Outcome of the different treatments for EBV–PTLD in hematopoietic stem cell transplant recipients was extensively reviewed (Styczynski et al. 2009a), showing that preemptive therapy with rituximab of EBV–CTL reduced most significantly the risk of death (survival rates of 89.7 and 94.1 %). The same treatments used for overt PTLD also improved survival rates (63 and 88.2 %, respectively). Reduction in IS approximately allowed a survival rate of 56.6 %. Chemotherapy and antiviral agents did not influence survival of the patients.

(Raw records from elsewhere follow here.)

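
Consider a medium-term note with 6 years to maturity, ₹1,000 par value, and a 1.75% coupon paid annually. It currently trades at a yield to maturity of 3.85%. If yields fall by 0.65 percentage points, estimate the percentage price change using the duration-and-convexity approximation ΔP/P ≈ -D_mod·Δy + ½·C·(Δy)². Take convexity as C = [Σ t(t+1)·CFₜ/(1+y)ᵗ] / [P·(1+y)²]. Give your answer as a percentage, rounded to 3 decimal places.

With y = 0.0385:
  t   CF        PV=CF/(1+0.0385)^t    t·PV        t(t+1)·PV
  1        17.50        16.8512        16.8512          33.7025
  2        17.50        16.2265        32.4530          97.3590
  3        17.50        15.6249        46.8748         187.4994
  4        17.50        15.0457        60.1828         300.9138
  5        17.50        14.4879        72.4395         434.6371
  6     1,017.50       811.1392     4,866.8355      34,067.8482
  Σ                    889.3755     5,095.6368      35,121.9599
P = 889.3755; D_Mac = 5.72945 yrs; D_mod = 5.51705 yrs; C = 36.61682.
Duration effect: -5.51705 × (-0.0065) = +0.035861
Convexity effect: 0.5 × 36.61682 × (-0.0065)² = +0.0007735
ΔP/P ≈ +0.035861 + 0.0007735 = +0.036634 = +3.6634%.

+3.663%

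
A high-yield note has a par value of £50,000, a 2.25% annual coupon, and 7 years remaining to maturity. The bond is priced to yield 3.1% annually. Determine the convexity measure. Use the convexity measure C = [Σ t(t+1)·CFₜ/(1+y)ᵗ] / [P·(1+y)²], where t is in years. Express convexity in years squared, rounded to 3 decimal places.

With y = 0.031:
  t   CF        PV=CF/(1+0.031)^t    t·PV        t(t+1)·PV
  1     1,125.00     1,091.1736     1,091.1736       2,182.3472
  2     1,125.00     1,058.3643     2,116.7286       6,350.1859
  3     1,125.00     1,026.5415     3,079.6246      12,318.4984
  4     1,125.00       995.6756     3,982.7024      19,913.5119
  5     1,125.00       965.7377     4,828.6886      28,972.1317
  6     1,125.00       936.7000     5,620.2001      39,341.4010
  7    51,125.00    41,287.8876   289,015.2134   2,312,121.7070
  Σ                 47,362.0804   309,734.3314   2,421,199.7832
P = 47,362.0804.
Convexity = Σ t(t+1)·PV / [P·(1+y)²] = 2,421,199.7832 / (47,362.0804 × 1.062961) = 48.09307.

48.093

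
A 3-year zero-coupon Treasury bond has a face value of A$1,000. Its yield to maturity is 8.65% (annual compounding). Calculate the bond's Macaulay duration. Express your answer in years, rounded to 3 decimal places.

A zero-coupon bond has a single cash flow at maturity, so its Macaulay duration equals its maturity: 3 years.

3.000 years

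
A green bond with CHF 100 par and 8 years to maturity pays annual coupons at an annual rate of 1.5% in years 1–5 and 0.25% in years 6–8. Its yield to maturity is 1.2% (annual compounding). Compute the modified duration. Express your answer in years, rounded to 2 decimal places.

Periodic yield y = 0.012. First find Macaulay duration:
  t   CF        PV=CF/(1+0.012)^t    t·PV
  1         1.50         1.4822         1.4822
  2         1.50         1.4646         2.9293
  3         1.50         1.4473         4.3418
  4         1.50         1.4301         5.7204
  5         1.50         1.4132         7.0658
  6         0.25         0.2327         1.3964
  7         0.25         0.2300         1.6098
  8       100.25        91.1256       729.0046
  Σ                     98.8257       753.5503
P = 98.8257; Macaulay duration = 753.5503 / 98.8257 = 7.62505 years.
Modified duration = D_Mac / (1 + y) = 7.62505 / 1.012 = 7.53463 years.

7.53 years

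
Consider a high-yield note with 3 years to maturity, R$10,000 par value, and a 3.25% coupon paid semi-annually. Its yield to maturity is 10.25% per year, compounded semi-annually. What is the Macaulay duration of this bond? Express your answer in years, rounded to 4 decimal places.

2.8680 years

Periodic yield y = 0.05125. Discount each cash flow and weight by its period:
  t   CF        PV=CF/(1+0.05125)^t    t·PV
  1       162.50       154.5779       154.5779
  2       162.50       147.0420       294.0840
  3       162.50       139.8735       419.6204
  4       162.50       133.0544       532.2177
  5       162.50       126.5678       632.8391
  6    10,162.50     7,529.4717    45,176.8302
  Σ                  8,230.5873    47,210.1693
Price P = Σ PV = 8,230.5873.
Macaulay duration = Σ(t·PV) / P = 47,210.1693 / 8,230.5873 = 5.73594 half-year periods.
In years: 5.73594 / 2 = 2.86797 years.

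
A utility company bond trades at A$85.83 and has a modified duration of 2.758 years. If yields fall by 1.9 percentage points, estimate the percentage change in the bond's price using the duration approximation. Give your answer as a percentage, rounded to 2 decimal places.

+5.24%

Duration approximation: ΔP/P ≈ -D_mod · Δy = -2.758 × (-0.019) = +0.052402.
As a percentage: +5.2402%.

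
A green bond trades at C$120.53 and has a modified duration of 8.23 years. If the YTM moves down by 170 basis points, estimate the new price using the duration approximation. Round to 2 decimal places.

C$137.39

Duration approximation: ΔP/P ≈ -D_mod · Δy = -8.23 × (-0.017) = +0.139910.
New price ≈ 120.53 × (1 + 0.139910) = 137.3933523.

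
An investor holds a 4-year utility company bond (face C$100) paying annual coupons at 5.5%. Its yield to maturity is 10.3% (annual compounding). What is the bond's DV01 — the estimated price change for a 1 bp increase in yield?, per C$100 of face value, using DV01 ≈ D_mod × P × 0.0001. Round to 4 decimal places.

Periodic yield y = 0.103.
  t   CF        PV=CF/(1+0.103)^t    t·PV
  1         5.50         4.9864         4.9864
  2         5.50         4.5208         9.0415
  3         5.50         4.0986        12.2958
  4       105.50        71.2772       285.1087
  Σ                     84.8829       311.4324
P = 84.8829; D_Mac = 3.66896 yrs; D_mod = 3.32635 yrs.
DV01 ≈ 3.32635 × 84.8829 × 0.0001 = 0.028235.

C$0.0282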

According to all the results described, guidelines for PTLD treatment after solid organ or stem cell transplant were defined (Styczynski et al. 2009b; Parker et al. 2010). After solid organ transplantation, recommendations are the following. Reduction in IS should be initiated in all patients (limited disease, 25 % reduction; extensive disease, 50 % reduction in calcineurin inhibitors, stop azathioprine/mycophenolate, keep prednisone at maximum 10 mg/day; extensive disease and critically ill patient, stop all drugs except prednisone). Graft function should be carefully monitored. For patients with low-risk PTLD (age >60 years, normal LDH, performance status ECOG 0–1) and disease progression despite IS reduction, rituximab monotherapy is recommended. Addition of chemotherapy (CHOP-based regimen) should not be delayed in patients with disease progression despite this treatment or immediately in clinically aggressive PTLD. When chemotherapy is given, prophylactic granulocyte colony-stimulating factor and anti-infectious agents should be used. In case of central nervous system involvement, reduced IS should be followed by local radiotherapy and steroids. High-dose methotrexate can be considered in young patients. Surgery or radiotherapy may be adequate for localized diseases. Treatment with EBV–CTL infusions, antiviral drugs, and/or arginine butyrate, interferon or intravenous immunoglobulin should be currently limited to clinical trials. In cases where the graft failed or has been removed, retransplantation can be considered, if possible at least one year after PTLD healing. After bone marrow/stem cell transplantation, recommendations are the following. Regarding prevention of EBV reactivation, recipients of allogeneic grafts and graft donors should be tested for EBV serology, and antiviral agents and immunoglobulin have no impact and are not recommended. For PTLD preemptive therapy, high-risk patients after allogeneic transplant should be closely monitored for EBV load and PTLD symptoms, and for preemptive treatment with rituximab (1–2 doses), IS reduction or EBV–CTL should be considered in patients with high viral load. Monitoring is not necessary in HLA identical without T-cell depletion or auto transplantation. For PTLD treatment, rituximab (4–8 doses), IS reduction, or EBV–CTL are recommended as first-line therapy. Chemotherapy is a second-line treatment, while antiviral drugs are not recommended.